Stress-induced dopaminergic (DAergic)
neuronal death in the midbrain
region is the primary cause of Parkinson’s disease (PD). Following
the discovery of l-dopa, multiple drugs have been developed
to improve the lifestyle of PD patients; however, none have been suitable
for clinical use due to their multiple side effects. Tinospora cordifolia has been used in traditional
medicines to treat neurodegenerative diseases. Previously, we reported
the neuroprotective role of Tc via inhibition of NF-κB-associated
proinflammatory cytokines against MPTP-intoxicated Parkinsonian mice.

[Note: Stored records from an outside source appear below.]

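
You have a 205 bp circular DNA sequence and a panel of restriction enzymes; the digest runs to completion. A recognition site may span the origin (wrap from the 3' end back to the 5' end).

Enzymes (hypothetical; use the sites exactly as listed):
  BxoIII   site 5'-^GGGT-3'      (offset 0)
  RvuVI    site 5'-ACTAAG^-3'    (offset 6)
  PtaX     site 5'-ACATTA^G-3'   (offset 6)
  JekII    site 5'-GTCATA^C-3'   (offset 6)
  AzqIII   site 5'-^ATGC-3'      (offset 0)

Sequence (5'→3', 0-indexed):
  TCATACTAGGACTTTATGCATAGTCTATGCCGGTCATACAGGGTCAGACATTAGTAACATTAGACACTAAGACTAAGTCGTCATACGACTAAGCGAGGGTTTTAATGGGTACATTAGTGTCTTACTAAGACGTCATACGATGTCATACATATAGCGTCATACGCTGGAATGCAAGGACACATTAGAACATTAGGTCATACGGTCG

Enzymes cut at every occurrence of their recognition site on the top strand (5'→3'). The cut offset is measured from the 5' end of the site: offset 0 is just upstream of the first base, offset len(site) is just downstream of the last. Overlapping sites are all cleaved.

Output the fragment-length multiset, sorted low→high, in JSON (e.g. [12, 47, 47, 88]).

[2,3,6,7,7,8,8,8,8,9,9,10,10,10,10,11,11,12,13,13,14,16]

Site scan:
  BxoIII (GGGT, off=0): starts [40, 96, 106] → cuts [40, 96, 106]
  RvuVI (ACTAAG, off=6): starts [65, 71, 87, 123] → cuts [71, 77, 93, 129]
  PtaX (ACATTAG, off=6): starts [47, 56, 110, 178, 186] → cuts [53, 62, 116, 184, 192]
  JekII (GTCATAC, off=6): starts [32, 79, 131, 141, 155, 193, 204] → cuts [5, 38, 85, 137, 147, 161, 199]
  AzqIII (ATGC, off=0): starts [15, 26, 168] → cuts [15, 26, 168]

All cut coordinates (distinct, sorted): [5, 15, 26, 38, 40, 53, 62, 71, 77, 85, 93, 96, 106, 116, 129, 137, 147, 161, 168, 184, 192, 199]

Fragment lengths:
  5→15: 10 bp
  15→26: 11 bp
  26→38: 12 bp
  38→40: 2 bp
  40→53: 13 bp
  53→62: 9 bp
  62→71: 9 bp
  71→77: 6 bp
  77→85: 8 bp
  85→93: 8 bp
  93→96: 3 bp
  96→106: 10 bp
  106→116: 10 bp
  116→129: 13 bp
  129→137: 8 bp
  137→147: 10 bp
  147→161: 14 bp
  161→168: 7 bp
  168→184: 16 bp
  184→192: 8 bp
  192→199: 7 bp
  199→5 (wrap): 205-199+5 = 11 bp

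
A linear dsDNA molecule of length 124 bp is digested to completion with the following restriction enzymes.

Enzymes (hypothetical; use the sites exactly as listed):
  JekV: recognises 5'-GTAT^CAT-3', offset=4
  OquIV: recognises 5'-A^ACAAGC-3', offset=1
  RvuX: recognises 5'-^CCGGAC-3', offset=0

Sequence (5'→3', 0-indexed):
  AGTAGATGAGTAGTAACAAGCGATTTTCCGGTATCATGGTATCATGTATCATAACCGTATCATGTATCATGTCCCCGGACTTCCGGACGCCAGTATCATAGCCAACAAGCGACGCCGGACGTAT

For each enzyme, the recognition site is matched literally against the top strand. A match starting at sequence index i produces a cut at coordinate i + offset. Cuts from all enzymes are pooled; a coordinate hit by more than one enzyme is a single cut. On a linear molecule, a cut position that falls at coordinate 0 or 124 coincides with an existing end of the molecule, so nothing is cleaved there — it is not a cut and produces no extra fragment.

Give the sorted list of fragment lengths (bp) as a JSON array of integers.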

In the present study, we investigated the neuroprotective molecular
mechanism of Tc in a rotenone (ROT)-intoxicated mouse model, using
a proteomics approach. Mice were pretreated with Tc extract by oral
administration, followed by ROT intoxication. Behavioral tests were
performed to check motor functions of mice. Protein was isolated,
and label-free quantification (LFQ) was carried out to identify differentially
expressed protein (DEP) in control vs PD and PD vs treatment groups.
Results were validated by qRT-PCR with the expression of target genes
correlating with the proteomics data. In this study, we report 800
DEPs in control vs PD and 133 in PD vs treatment groups. In
silico tools demonstrate significant enrichment of biochemical
and molecular pathways with DEPs, which are known to be important
for PD progression including mitochondrial gene expression, PD pathways,
TGF-β signaling, and Alzheimer’s disease. This study
provides novel insights into the PD progression as well as new therapeutic
targets. More importantly, it demonstrates that Tc can exert therapeutic
effects by regulating multiple pathways, resulting in neuroprotection.